Romaric André avait transformé une plongeuse en montre de bureau. Il fait maintenant l’inverse. Deux ans après la C65 Desk Diver, Christopher Ward et seconde/seconde/ remettent le couvert avec la C60 Pool Diver, une montre qui part du principe que les vacances aussi méritent un planning sérieux. C’est la quatrième collaboration entre les deux, et elle arrive à point nommé.
Le principe
La « Desk Diver » jouait sur la réalité de la plupart des porteurs de plongeuses : des gens qui passent leurs journées derrière un écran plutôt qu’à vingt mètres sous l’eau. La « Pool Diver » retourne le concept. On prend la C60 Trident Reef, une vraie plongeuse 200 mètres, et on la transforme en guide de survie pour les semaines au bord de la piscine.
Le cadran blanc mat est divisé en cinq zones colorées, avec leurs icônes correspondantes gravées sur la lunette en céramique blanche. La journée commence par une dose de lecture, se poursuit avec un indicateur de rapport bronzage/dommages cutanés, avant d’atteindre une zone de décompression au bord du bassin.
La date classique est remplacée par un verre à martini affichant le nombre d’unités d’alcool conseillées pour la journée, compteur qui ne peut évidemment qu’augmenter. On passe ensuite à la case « FLEX » avec son icône appareil photo, pour ceux restés au bureau et qu’il convient d’humilier sur Instagram.
La journée se termine sur une plage crépusculaire consacrée à la remise en question existentielle. Au dos, le plongeur gravé porte des tongs et porte un distributeur de crème solaire en lieu et place de la bouteille d’oxygène. La mention « Please, don’t drink and dive » conclut l’ensemble. C’est cohérent, bien écrit, et Romaric André, le fondateur de seconde/seconde/, réussit une fois de plus à glisser une vraie pique sur le comportement du montrophile dans un objet que ledit montrophile va quand même commander.

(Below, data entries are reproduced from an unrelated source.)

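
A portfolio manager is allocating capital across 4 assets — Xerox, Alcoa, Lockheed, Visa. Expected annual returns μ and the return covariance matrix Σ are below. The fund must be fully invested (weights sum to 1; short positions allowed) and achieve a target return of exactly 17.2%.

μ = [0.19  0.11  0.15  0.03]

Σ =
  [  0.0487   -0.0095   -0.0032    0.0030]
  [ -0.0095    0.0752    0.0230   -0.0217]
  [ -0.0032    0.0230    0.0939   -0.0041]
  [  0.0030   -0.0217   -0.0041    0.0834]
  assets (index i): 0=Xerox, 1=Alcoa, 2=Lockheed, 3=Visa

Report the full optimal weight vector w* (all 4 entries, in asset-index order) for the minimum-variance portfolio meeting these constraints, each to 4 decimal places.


x=Σ⁻¹μ = [4.2968  1.8122  1.3324  0.7422]
y=Σ⁻¹𝟙 = [23.6702  18.6912  7.5931  16.3755]
a=μᵀx=1.237858  b=𝟙ᵀx=8.183584  c=𝟙ᵀy=66.329913  D=ac−b²=15.135966
λ₁=(c·0.172−b)/D = (66.329913·0.172−8.183584)/15.135966 = 0.213079
λ₂=(a−b·0.172)/D = (1.237858−8.183584·0.172)/15.135966 = -0.011213
w* = 0.213079·x + -0.011213·y:
  w_0 = 0.213079·4.2968 + -0.011213·23.6702 = 0.6501  (Xerox)
  w_1 = 0.213079·1.8122 + -0.011213·18.6912 = 0.1766  (Alcoa)
  w_2 = 0.213079·1.3324 + -0.011213·7.5931 = 0.1988  (Lockheed)
  w_3 = 0.213079·0.7422 + -0.011213·16.3755 = -0.0255  (Visa)
Σw_i=1.0000  μᵀw=0.1720
σ²=wᵀΣw=λ₁·μ_p+λ₂ = 0.213079·0.172 + -0.011213 = 0.025437 ≈ 0.0254

0.6501  0.1766  0.1988  -0.0255


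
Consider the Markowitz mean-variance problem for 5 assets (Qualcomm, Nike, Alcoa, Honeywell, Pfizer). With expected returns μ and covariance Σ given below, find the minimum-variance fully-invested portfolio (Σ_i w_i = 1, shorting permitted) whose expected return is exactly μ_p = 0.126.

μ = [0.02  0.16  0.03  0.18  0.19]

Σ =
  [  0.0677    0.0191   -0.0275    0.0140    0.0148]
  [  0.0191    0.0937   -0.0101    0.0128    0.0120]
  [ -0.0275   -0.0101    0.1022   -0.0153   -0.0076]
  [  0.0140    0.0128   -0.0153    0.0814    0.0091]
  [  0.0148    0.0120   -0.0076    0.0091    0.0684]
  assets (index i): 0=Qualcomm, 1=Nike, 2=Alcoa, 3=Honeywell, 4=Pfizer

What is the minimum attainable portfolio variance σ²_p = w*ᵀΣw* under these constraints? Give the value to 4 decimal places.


u=Σ⁻¹μ = [-0.7577  1.3447  0.7066  1.9812  2.5207]
v=Σ⁻¹𝟙 = [15.2718  6.5717  16.9236  10.6176  10.6303]
a=μᵀu=1.056752  b=𝟙ᵀu=5.795544  c=𝟙ᵀv=60.015031  D=ac−b²=29.832690
λ₁=(c·0.126−b)/D = (60.015031·0.126−5.795544)/29.832690 = 0.059209
λ₂=(a−b·0.126)/D = (1.056752−5.795544·0.126)/29.832690 = 0.010945
w* = 0.059209·u + 0.010945·v:
  w_0 = 0.059209·-0.7577 + 0.010945·15.2718 = 0.1223  (Qualcomm)
  w_1 = 0.059209·1.3447 + 0.010945·6.5717 = 0.1515  (Nike)
  w_2 = 0.059209·0.7066 + 0.010945·16.9236 = 0.2271  (Alcoa)
  w_3 = 0.059209·1.9812 + 0.010945·10.6176 = 0.2335  (Honeywell)
  w_4 = 0.059209·2.5207 + 0.010945·10.6303 = 0.2656  (Pfizer)
Σw_i=1.0000  μᵀw=0.1260
σ²=wᵀΣw=λ₁·μ_p+λ₂ = 0.059209·0.126 + 0.010945 = 0.018405 ≈ 0.0184

0.0184


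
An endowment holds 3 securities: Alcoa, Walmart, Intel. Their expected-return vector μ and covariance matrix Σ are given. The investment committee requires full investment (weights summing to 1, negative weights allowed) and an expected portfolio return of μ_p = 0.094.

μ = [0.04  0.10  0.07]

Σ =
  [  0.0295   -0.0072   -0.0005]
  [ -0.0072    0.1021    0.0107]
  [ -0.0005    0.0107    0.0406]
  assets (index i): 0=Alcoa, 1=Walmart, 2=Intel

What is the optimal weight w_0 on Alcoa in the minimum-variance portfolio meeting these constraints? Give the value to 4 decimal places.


-0.1868

x=Σ⁻¹μ = [1.6098  0.9360  1.4973]
y=Σ⁻¹𝟙 = [36.7273  10.0327  22.4388]
a=μᵀx=0.262804  b=𝟙ᵀx=4.043077  c=𝟙ᵀy=69.198775  D=ac−b²=1.839210
λ₁=(c·0.094−b)/D = (69.198775·0.094−4.043077)/1.839210 = 1.338405
λ₂=(a−b·0.094)/D = (0.262804−4.043077·0.094)/1.839210 = -0.063748
w* = 1.338405·x + -0.063748·y:
  w_0 = 1.338405·1.6098 + -0.063748·36.7273 = -0.1868  (Alcoa)
  w_1 = 1.338405·0.9360 + -0.063748·10.0327 = 0.6132  (Walmart)
  w_2 = 1.338405·1.4973 + -0.063748·22.4388 = 0.5735  (Intel)
Σw_i=1.0000  μᵀw=0.0940
σ²=wᵀΣw=λ₁·μ_p+λ₂ = 1.338405·0.094 + -0.063748 = 0.062062 ≈ 0.0621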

La montre sous les blagues
La base reste sérieuse. Le boîtier en acier 316L mesure 41 mm pour 11,5 mm d’épaisseur et 47,9 mm de corne à corne, avec verre saphir traité antireflets, couronne vissée et fond vissé.
L’étanchéité est garantie à 200 mètres, et la valve d’échappement d’hélium est bien là, elle aussi ornée d’un visuel thématique. Le mouvement est un Sellita SW200-1 en grade Élaboré, 38 heures de réserve de marche, 28 800 alt/h. Christopher Ward annonce une précision de ±20 secondes par jour, ce qui est honnête pour ce grade et franchement suffisant quand on n’a nulle part où être à l’heure.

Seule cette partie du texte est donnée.